In a production environment they should be well tested before deployed to the live system. That plus backups should help prevent calamities.

There are still possibilities of deleting the data whether through the ORM or direct SQL, both could be easily accomplished so test before deployment and keep regular backups in case of disaster.

Most of the criticisms about ORM's come from people who have never used them, beyond maybe working through a Rails chat-room tutorial once upon a time. It really has nothing to do with "abstracting away the database".

As the name indicates, Object-Relational Mapping is merely about reducing the boilerplate required to map a relational schema to programming language objects. If you do that mapping by hand, then you have to make decisions when a table/object has relationships. Picture a CUSTOMER table, which has a foreign key relationship to an ADDRESS table. When your application loads a "Customer" object:

[1] You could "eager fetch", meaning that you go ahead and retrieve all of the ADDRESS rows related to that CUSTOMER, and attach the Address objects to the Customer object. Eager fetching is wasteful and leads to poor performance, because you're hammering your database for values that you often don't ever use.

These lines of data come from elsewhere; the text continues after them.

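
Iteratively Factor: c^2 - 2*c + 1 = (c - 1)*(c - 1)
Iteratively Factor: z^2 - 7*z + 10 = (z - 2)*(z - 5)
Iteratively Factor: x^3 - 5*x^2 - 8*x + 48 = (x - 4)*(x^2 - x - 12) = (x - 4)^2*(x + 3)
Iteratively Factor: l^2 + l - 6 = (l - 2)*(l + 3)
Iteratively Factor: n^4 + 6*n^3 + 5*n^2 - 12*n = (n + 4)*(n^3 + 2*n^2 - 3*n) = (n - 1)*(n + 4)*(n^2 + 3*n) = (n - 1)*(n + 3)*(n + 4)*(n)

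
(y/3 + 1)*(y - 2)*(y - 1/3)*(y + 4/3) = y^4/3 + 2*y^3/3 - 49*y^2/27 - 58*y/27 + 8/9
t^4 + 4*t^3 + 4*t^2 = t^2*(t + 2)^2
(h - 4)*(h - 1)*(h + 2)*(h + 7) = h^4 + 4*h^3 - 27*h^2 - 34*h + 56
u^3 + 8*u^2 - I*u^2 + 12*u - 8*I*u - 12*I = (u + 2)*(u + 6)*(u - I)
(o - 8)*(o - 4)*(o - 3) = o^3 - 15*o^2 + 68*o - 96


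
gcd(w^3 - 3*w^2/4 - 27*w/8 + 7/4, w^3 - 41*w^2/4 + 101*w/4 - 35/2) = w - 2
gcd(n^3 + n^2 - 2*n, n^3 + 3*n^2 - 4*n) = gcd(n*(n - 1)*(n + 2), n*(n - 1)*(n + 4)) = n^2 - n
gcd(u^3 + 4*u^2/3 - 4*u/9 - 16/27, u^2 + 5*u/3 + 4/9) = u + 4/3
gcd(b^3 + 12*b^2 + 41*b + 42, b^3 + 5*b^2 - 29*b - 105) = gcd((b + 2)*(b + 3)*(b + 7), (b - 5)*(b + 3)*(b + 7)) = b^2 + 10*b + 21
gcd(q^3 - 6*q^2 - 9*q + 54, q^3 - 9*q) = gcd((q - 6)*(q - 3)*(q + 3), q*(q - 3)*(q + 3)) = q^2 - 9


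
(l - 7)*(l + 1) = l^2 - 6*l - 7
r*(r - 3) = r^2 - 3*r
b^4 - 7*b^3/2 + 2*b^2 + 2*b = b*(b - 2)^2*(b + 1/2)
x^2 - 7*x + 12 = (x - 4)*(x - 3)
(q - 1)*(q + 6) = q^2 + 5*q - 6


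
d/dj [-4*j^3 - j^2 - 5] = 2*j*(-6*j - 1)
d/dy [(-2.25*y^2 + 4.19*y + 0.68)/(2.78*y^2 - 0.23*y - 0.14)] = (-11.1307*y^2 - 3.1508*y - 0.4302)/(7.7284*y^4 - 1.2788*y^3 - 0.7255*y^2 + 0.0644*y + 0.0196)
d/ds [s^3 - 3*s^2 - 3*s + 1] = 3*s^2 - 6*s - 3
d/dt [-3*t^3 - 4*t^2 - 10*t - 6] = -9*t^2 - 8*t - 10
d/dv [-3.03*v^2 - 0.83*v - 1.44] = -6.06*v - 0.83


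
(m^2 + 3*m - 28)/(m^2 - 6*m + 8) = (m + 7)/(m - 2)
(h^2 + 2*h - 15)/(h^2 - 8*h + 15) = (h + 5)/(h - 5)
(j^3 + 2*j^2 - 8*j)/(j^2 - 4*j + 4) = j*(j + 4)/(j - 2)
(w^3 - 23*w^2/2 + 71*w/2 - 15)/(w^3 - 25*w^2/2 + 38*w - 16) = (w^2 - 11*w + 30)/(w^2 - 12*w + 32)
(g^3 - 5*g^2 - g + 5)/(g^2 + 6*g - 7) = (g^2 - 4*g - 5)/(g + 7)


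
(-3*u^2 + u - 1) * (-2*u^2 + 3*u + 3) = 6*u^4 - 11*u^3 - 4*u^2 - 3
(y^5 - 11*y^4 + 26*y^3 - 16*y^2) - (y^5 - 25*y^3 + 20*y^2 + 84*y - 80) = -11*y^4 + 51*y^3 - 36*y^2 - 84*y + 80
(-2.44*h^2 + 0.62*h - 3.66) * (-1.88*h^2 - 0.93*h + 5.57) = 4.5872*h^4 + 1.1036*h^3 - 7.2866*h^2 + 6.8572*h - 20.3862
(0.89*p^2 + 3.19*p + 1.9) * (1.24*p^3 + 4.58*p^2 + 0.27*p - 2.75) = 1.1036*p^5 + 8.0318*p^4 + 17.2065*p^3 + 7.1158*p^2 - 8.2595*p - 5.225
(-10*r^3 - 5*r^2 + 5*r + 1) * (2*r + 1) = -20*r^4 - 20*r^3 + 5*r^2 + 7*r + 1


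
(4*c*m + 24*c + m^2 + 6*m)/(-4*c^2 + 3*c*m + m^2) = (-m - 6)/(c - m)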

[2] You could "lazy load"... meaning that your Customer object has an "addresses" field, but you wait until some code tries to use that field before you actually query the ADDRESS table to populate it. This is much better design, but complicates things. The lazy load logic has to go somewhere. You either have to ensure that every piece of code using that object is aware of the lazy load pattern, or you have to stuff database logic into the "getter" method for each lazy-loaded field.

ORM's give you highly-performant lazy loading, without the buggy boilerplate suggested by #2 above. Moreover, enterprise-class ORM's typically handle caching for you, to avoid hitting the database unnecessarily. Monitoring the state of objects to notice when they've gone stale due to changes on the database side, etc.

Lastly, for complex queries, most ORM's have a query language (e.g. JQL, HQL, etc) that is nothing more than a VERY THIN wrapper around SQL. It merely smooths out differences between various vendor dialects. You're not abstracted away from the database, you still very much need to understand SQL and the underlying structure of your data.

That's good to hear! Though in my experience of interacting with people who have learned development in last 3-5 years, many of them are very oblivious to basic database concepts. They mostly think in terms of the object in the code, relying on the framework to take care of the database. It might even generate the sql that they just need to execute. But anyone who's worked with production database from before the advent of frameworks like Rails etc. knows that the only thing worse than messing up an sql statement is running auto generated sql.

A good ORM will likely default to lazy loading but give you good options for eager retrieval when you know you're going to need it.

In my experience, this lazy/eager is the main reason I don't like rich ORM mappings. I usually don't map collections and don't map foreign keys. If I need to fetch something, I just do it. If I need to return a result of a complex query, I just define datatype for it. In general, my ORM just converts recordset to object, and that's it it, besides simple record level CRUD operations. One record operations like findByPK or deletByPK or updateByPK are fine, but for anything else I prefer writing SQL, instead of suffering with some ORM specific SQL replacement or, $deity forbid, some api. SQL is as good DSL as you can get for RDBMS access, and is fairly portable between different programming langagues and ORMs, so no reason not to use it. But many

And it's also much more convenient to call a find() method than to concatenate together a (vendor-specific) connection string and query string, and iterate over a result set object.